Dear Mr Millar appeared in LPM 15, and a revised version is published in my new collection Unruled Journal (Valley Press). The inspiration for the sequence was an antique desk I’d acquired, notably a brass plaque on its leather writing surface: ‘Presented to Mr John Millar MA by the people of Laggan in appreciation of his invaluable services to the parish – 20th Nov 1908’. The inscription evoked a man of a certain demeanour and temperament, a village elder perhaps, while the Highlands origin signified a link with my Scottish-born mother, who had never possessed a desk.

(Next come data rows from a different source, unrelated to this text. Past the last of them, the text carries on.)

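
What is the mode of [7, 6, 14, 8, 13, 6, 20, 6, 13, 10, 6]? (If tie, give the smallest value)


Count the frequency of each value:
  6 appears 4 time(s)
  7 appears 1 time(s)
  8 appears 1 time(s)
  10 appears 1 time(s)
  13 appears 2 time(s)
  14 appears 1 time(s)
  20 appears 1 time(s)
Maximum frequency is 4.
Only 6 reaches that frequency, so it is the mode.
Final answer: 6


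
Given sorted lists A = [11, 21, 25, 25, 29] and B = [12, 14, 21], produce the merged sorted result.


List A: [11, 21, 25, 25, 29]
List B: [12, 14, 21]
Repeatedly compare the front elements and take the smaller:
  11 vs 12 -> take 11
  21 vs 12 -> take 12
  21 vs 14 -> take 14
  21 vs 21 -> take 21
  25 vs 21 -> take 21
  B is exhausted; append the rest of A: [25, 25, 29]
Final answer: [11, 12, 14, 21, 21, 25, 25, 29]


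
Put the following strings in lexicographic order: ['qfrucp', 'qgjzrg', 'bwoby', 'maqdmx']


Compare strings character by character (the first differing letter decides):
  'bwoby' < 'maqdmx' since 'b' < 'm' at position 1
  'maqdmx' < 'qfrucp' since 'm' < 'q' at position 1
  'qfrucp' < 'qgjzrg' since 'f' < 'g' at position 2
Chaining these comparisons gives the alphabetical order.
Final answer: ['bwoby', 'maqdmx', 'qfrucp', 'qgjzrg']


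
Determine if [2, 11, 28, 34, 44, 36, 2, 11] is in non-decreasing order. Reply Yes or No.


Check consecutive pairs:
  2 <= 11? True
  11 <= 28? True
  28 <= 34? True
  34 <= 44? True
  44 <= 36? False
  36 <= 2? False
  2 <= 11? True
2 consecutive pair(s) are out of order, so the list is not sorted.
Final answer: No


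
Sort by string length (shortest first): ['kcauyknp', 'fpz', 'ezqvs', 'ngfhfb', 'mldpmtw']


Compute lengths:
  'kcauyknp' has length 8
  'fpz' has length 3
  'ezqvs' has length 5
  'ngfhfb' has length 6
  'mldpmtw' has length 7
Lengths in increasing order: 3 < 5 < 6 < 7 < 8
Listing the words in that order gives the answer.
Final answer: ['fpz', 'ezqvs', 'ngfhfb', 'mldpmtw', 'kcauyknp']


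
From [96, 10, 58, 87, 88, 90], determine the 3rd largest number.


Sort descending: [96, 90, 88, 87, 58, 10]
The 3rd element (1-indexed) is at index 2.
Value = 88
Final answer: 88


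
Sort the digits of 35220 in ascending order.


The number 35220 has digits: 3, 5, 2, 2, 0
Sorted: 0, 2, 2, 3, 5
Joining the sorted digits gives the result.
Final answer: 02235


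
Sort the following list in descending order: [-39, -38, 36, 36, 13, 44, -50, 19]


Original list: [-39, -38, 36, 36, 13, 44, -50, 19]
Repeatedly take the largest remaining element:
  Remaining [-39, -38, 36, 36, 13, 44, -50, 19] -> largest is 44
  Remaining [-39, -38, 36, 36, 13, -50, 19] -> largest is 36
  Remaining [-39, -38, 36, 13, -50, 19] -> largest is 36
  Remaining [-39, -38, 13, -50, 19] -> largest is 19
  Remaining [-39, -38, 13, -50] -> largest is 13
  Remaining [-39, -38, -50] -> largest is -38
  Remaining [-39, -50] -> largest is -39
  Remaining [-50] -> largest is -50
Collecting the picks in order gives the descending list.
Final answer: [44, 36, 36, 19, 13, -38, -39, -50]


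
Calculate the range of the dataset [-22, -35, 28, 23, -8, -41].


Maximum value: 28
Minimum value: -41
Range = 28 - (-41) = 69
Final answer: 69


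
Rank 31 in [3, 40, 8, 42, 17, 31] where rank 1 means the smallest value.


Sort ascending: [3, 8, 17, 31, 40, 42]
Find 31 in the sorted list.
31 is at position 4 (1-indexed).
Final answer: 4


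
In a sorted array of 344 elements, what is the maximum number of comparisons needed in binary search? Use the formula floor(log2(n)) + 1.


Binary search halves the search space each step.
Maximum comparisons = floor(log2(344)) + 1
log2(344) = 8.4263
floor(log2(344)) = 8, so 8 + 1 = 9
Final answer: 9


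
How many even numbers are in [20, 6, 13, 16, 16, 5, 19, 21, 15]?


Check each element:
  20 is even
  6 is even
  13 is odd
  16 is even
  16 is even
  5 is odd
  19 is odd
  21 is odd
  15 is odd
Evens: [20, 6, 16, 16]
Count of evens = 4
Final answer: 4


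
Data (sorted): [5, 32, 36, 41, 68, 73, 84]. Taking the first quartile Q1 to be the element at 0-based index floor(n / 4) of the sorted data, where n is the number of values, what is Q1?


The list has n = 7 elements.
Q1 index = floor(7 / 4) = floor(1.75) = 1
Counting from index 0 in the sorted data, the element at index 1 is 32.
Final answer: 32


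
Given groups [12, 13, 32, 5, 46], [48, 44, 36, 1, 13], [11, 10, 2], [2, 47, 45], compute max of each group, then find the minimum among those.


Find max of each group:
  Group 1: [12, 13, 32, 5, 46] -> max = 46
  Group 2: [48, 44, 36, 1, 13] -> max = 48
  Group 3: [11, 10, 2] -> max = 11
  Group 4: [2, 47, 45] -> max = 47
Maxes: [46, 48, 11, 47]
Minimum of maxes = 11
Final answer: 11


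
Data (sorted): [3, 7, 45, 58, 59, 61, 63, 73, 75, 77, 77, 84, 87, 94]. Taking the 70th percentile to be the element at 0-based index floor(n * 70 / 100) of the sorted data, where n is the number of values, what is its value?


The dataset has n = 14 elements.
Index = floor(14 * 70 / 100) = floor(980 / 100) = floor(9.8) = 9
Counting from index 0 in the sorted data, the element at index 9 is 77.
Final answer: 77


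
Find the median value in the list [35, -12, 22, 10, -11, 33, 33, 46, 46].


First, sort the list: [-12, -11, 10, 22, 33, 33, 35, 46, 46]
The list has 9 elements (odd count).
The middle index is 4 (0-based), and the element there is 33.
Final answer: 33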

As I sat at the desk, writing and writing, a series of epistolary poems poured out, each addressing Mr Millar; I’ve always been fascinated by the repercussions of distance and intimacy in letter correspondence. Tercets seemed to echo the woman-man-desk triangle, but I varied the form to include couplets and single-line stanzas. The desk, in its physicality, evolved from a piece of furniture into a fresh chapter, a border: ‘When your desk claimed its place / it became the room. / I have crossed its threshold.’

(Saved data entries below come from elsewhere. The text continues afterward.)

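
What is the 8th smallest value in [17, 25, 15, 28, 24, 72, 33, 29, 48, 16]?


Sort ascending: [15, 16, 17, 24, 25, 28, 29, 33, 48, 72]
The 8th element (1-indexed) is at index 7.
Value = 33
Final answer: 33


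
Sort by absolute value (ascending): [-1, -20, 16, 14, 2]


Compute absolute values:
  |-1| = 1
  |-20| = 20
  |16| = 16
  |14| = 14
  |2| = 2
Absolute values in increasing order: 1 < 2 < 14 < 16 < 20
Listing the original numbers in that order gives the answer.
Final answer: [-1, 2, 14, 16, -20]


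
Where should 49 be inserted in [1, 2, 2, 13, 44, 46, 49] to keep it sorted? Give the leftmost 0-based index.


List is sorted: [1, 2, 2, 13, 44, 46, 49]
We need the leftmost position where 49 can be inserted, i.e. the first index whose element is >= 49 (or the end of the list if none is).
Binary search with low=0, high=7 (0-based indices):
  low=0, high=7, mid=3: a[3]=13 < 49, so low = 4
  low=4, high=7, mid=5: a[5]=46 < 49, so low = 6
  low=6, high=7, mid=6: a[6]=49 >= 49, so high = 6
Now low = high = 6, so the insertion index is 6.
Final answer: 6


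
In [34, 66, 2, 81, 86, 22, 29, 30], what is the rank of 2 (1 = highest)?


Sort descending: [86, 81, 66, 34, 30, 29, 22, 2]
Find 2 in the sorted list.
2 is at position 8.
Final answer: 8


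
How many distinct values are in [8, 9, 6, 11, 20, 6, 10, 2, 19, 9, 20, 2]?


List all unique values:
Distinct values: [2, 6, 8, 9, 10, 11, 19, 20]
Count = 8
Final answer: 8


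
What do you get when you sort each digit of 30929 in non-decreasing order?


The number 30929 has digits: 3, 0, 9, 2, 9
Sorted: 0, 2, 3, 9, 9
Joining the sorted digits gives the result.
Final answer: 02399


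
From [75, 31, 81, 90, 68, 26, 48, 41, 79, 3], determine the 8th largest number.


Sort descending: [90, 81, 79, 75, 68, 48, 41, 31, 26, 3]
The 8th element (1-indexed) is at index 7.
Value = 31
Final answer: 31


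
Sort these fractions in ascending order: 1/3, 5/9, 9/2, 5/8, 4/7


Convert to decimal for comparison:
  1/3 = 0.3333
  5/9 = 0.5556
  9/2 = 4.5
  5/8 = 0.625
  4/7 = 0.5714
Decimals in increasing order: 0.3333 < 0.5556 < 0.5714 < 0.625 < 4.5
Writing each back as its fraction gives the sorted order.
Final answer: 1/3, 5/9, 4/7, 5/8, 9/2


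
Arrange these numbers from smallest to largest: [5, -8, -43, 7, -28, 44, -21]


Original list: [5, -8, -43, 7, -28, 44, -21]
Repeatedly take the smallest remaining element:
  Remaining [5, -8, -43, 7, -28, 44, -21] -> smallest is -43
  Remaining [5, -8, 7, -28, 44, -21] -> smallest is -28
  Remaining [5, -8, 7, 44, -21] -> smallest is -21
  Remaining [5, -8, 7, 44] -> smallest is -8
  Remaining [5, 7, 44] -> smallest is 5
  Remaining [7, 44] -> smallest is 7
  Remaining [44] -> smallest is 44
Collecting the picks in order gives the sorted list.
Final answer: [-43, -28, -21, -8, 5, 7, 44]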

After the autobiographical first poem, however, an altered voice surfaced, suggesting an imagined self from another era. Rereading Virginia Nicholson’s book Singled Out, and its moving stories of two million ‘leftover’ women in the wake of the First World War, nudged my poems in that direction. The speaker developed into a ‘surplus’ woman redefining her purpose in a life without marriage or children.  

It was possible to be more expansive in tone and voice, interweaving the woman’s disappointment and grief with playfulness and exuberance. As a rapport grows, ‘your desk’ gravitates to ‘our desk’ and finally ‘my desk’. The woman confronts Mr Millar: ‘Did you know, a woman can serve / too lavishly? She drains, to a vessel.’ She flirts, she teases (adding three sins to the conventional seven), but also confesses her guilt to him. At this desk, she may write on unruled paper and by implication in an unruled or unruly way. Mr Millar becomes her muse and, perhaps, mine. The adopted voice encouraged me to write more freely about ‘difficult’ themes such as class, religion and the role of the female writer.

Not far from a miniature book, a sequence of poems can grant a tantalizing glimpse of the novelist’s process: nurturing characters to life, sustaining momentum, monitoring motifs and unifying threads. Poems gathering within a sequence start to illuminate each other. One of my favourite stages – shuffling and ordering – resembles a tender marshalling. Doubts are constant, because ‘expansive’ can easily drift into ‘superfluous’.

I love making decisions about typography and presentation, such as whether each poem needs its own title, and how that determines the sequence’s overarching title. Should the poems be divided by numbers, letters, asterisks or simply white space?

My most recent long poem was a rather different writing experience from the sequences. In Um Glossário do BairroA Glossary of the Neighbourhood (LPM 27), the central character is arguably a place, a neighbourhood in Lisbon where I lived for a short while. The alphabetical order imposed by the glossary form generated some unpredictable leaps, while the Portuguese subheadings added further randomness. I enjoyed writing these entries in prose poem form.

For me, the greatest challenge is recognising the point at which to conclude a long poem! It could otherwise run on and on, deepening into a sanctuary I’m reluctant to leave.

Long Poem Magazine offers a wonderful home to long poems and sequences. The journal celebrates the unlimited spectrum of ‘long poem’ – its propensity to surprise, and the adventures open to us when we allow ourselves to stretch out.